Python script to find the intersection of files using multiple parameters
This script can be used to create the intersection of two files. The intersection of file A and file B is such that if the record is contained in both files, then it is contained in the output.
In this particular case we use a set of parameters to define the intersection of the two files. The set of defining parameters are an id, an encounter id, and a date. If all three parameters are contained in file A and file B, then we output to file C.
Below is a sample of the python code used in this script.
for row in readImg:
outputRowData=[]
outputRowData=outputRowData+row
id = row[0]
encounterid = row[1]
photoDate = row[3]
photoDateObj=datetime.datetime.strptime(photoDate, '%d/%m/%Y')

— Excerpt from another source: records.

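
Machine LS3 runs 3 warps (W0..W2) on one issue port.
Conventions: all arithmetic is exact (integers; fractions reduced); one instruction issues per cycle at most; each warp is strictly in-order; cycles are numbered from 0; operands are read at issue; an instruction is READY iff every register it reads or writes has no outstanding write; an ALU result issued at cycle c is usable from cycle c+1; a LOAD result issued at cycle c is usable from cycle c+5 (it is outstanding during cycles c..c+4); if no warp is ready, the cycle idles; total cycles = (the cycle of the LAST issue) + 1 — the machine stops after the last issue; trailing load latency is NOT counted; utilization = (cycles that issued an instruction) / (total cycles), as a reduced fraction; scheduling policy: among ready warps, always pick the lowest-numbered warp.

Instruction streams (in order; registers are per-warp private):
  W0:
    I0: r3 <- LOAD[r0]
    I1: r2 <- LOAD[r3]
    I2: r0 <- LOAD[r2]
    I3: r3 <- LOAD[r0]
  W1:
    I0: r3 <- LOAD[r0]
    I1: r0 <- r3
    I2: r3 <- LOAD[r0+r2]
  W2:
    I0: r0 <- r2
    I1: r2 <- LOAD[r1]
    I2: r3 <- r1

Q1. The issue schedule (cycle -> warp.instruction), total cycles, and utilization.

cycle 0: W0.I0
cycle 1: W1.I0
cycle 2: W2.I0
cycle 3: W2.I1
cycle 4: W2.I2
cycle 5: W0.I1
cycle 6: W1.I1
cycle 7: W1.I2
cycle 8: idle
cycle 9: idle
cycle 10: W0.I2
cycle 11: idle
cycle 12: idle
cycle 13: idle
cycle 14: idle
cycle 15: W0.I3

Answer: 16 cycles, utilization 5/8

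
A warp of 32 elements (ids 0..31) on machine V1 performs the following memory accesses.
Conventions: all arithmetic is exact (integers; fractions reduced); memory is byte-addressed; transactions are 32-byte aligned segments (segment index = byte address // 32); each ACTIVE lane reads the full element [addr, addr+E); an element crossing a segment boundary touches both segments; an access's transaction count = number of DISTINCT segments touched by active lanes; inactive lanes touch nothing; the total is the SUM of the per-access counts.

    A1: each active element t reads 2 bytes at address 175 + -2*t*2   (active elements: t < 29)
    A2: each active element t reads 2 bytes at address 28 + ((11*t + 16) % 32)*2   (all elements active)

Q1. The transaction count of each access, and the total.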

infile.seek(0) # reset to start of file
for ref in readOpt:
ref_id = ref[0]
ref_encounterid = ref[7]
ref_photoDate = ref[9]
if not (ref_photoDate=='' or
ref_photoDate=="" or
ref_photoDate==None):
ref_photoDateObj=datetime.datetime.strptime(
ref_photoDate, '%d/%m/%Y')
if id==ref_id and
encounterid==ref_encounterid and
photoDateObj==ref_photoDateObj:
outputRowData=outputRowData+ref
The script was used to filter large patient data files. The first file contained information for a large set of images taken of retina from an eye screening program. The second files contained diseases grading and clinical measurements associated from various time points, which were then related to the eye screening event. This data was used for a deep learning system for classifications of disease and analysis into risk factors for disease.